Anfang Juli veranstaltete der Paritätische Gesamtverband in Zusammenarbeit mit 23 weiteren Institutionen den nationalen Armutskongress in Berlin. Das Resümee der Veranstaltung: Armut hat viele Gesichter, die die Betroffenen meistens verstecken.
von Lisa Liesner
Kritik an der Armutsentwicklung sowie der Ausbreitung prekärer Lebenslagen konnte man bereits in dem im Februar veröffentlichten Armutsbericht lesen. Angesichts der Brisanz richtete der Paritätische Gesamtverband mit 23 weiteren Verbänden und Fachorganisationen – darunter der DGB, die Nationale Armutskonferenz, Pro Asyl und der Kinderschutzbund – am 7. und 8. Juli den ersten gemeinsamen Armutskongress aus.

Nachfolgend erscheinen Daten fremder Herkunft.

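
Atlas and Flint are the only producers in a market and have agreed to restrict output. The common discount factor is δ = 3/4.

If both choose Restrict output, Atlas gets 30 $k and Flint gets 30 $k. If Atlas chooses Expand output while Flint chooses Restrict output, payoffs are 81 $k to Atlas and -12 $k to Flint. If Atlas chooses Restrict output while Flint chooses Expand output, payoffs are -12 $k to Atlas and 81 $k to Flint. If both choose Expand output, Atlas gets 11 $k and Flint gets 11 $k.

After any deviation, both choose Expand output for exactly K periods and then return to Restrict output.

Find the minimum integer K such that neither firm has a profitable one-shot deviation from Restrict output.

8

No profitable deviation requires (30−11)(δ+…+δ^K) ≥ 81−30, i.e. δ+…+δ^K ≥ 51/19 ≈ 2.6842.
With δ = 3/4, the partial sums are K=1: 0.7500, K=2: 1.3125, …, K=6: 2.4661, K=7: 2.5995, K=8: 2.6997.
K = 8 is the first length at which the sum reaches 2.6842.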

Der Untertitel dieser ergebnisoffenen Veranstaltung: Zeit zu(m) Handeln. Ihre Ziele: dem Thema Armut mehr Gehör verschaffen, dafür mobilisieren und sich solidarisieren. Etwa 500 TeilnehmerInnen informierten sich in verschiedenen Vorträgen, diskutierten in Workshops und vernetzten sich in den Pausen. Neben zahlreichen VertreterInnen von Institutionen nahmen auch Menschen aus Praxis und Wissenschaft sowie Betroffene teil.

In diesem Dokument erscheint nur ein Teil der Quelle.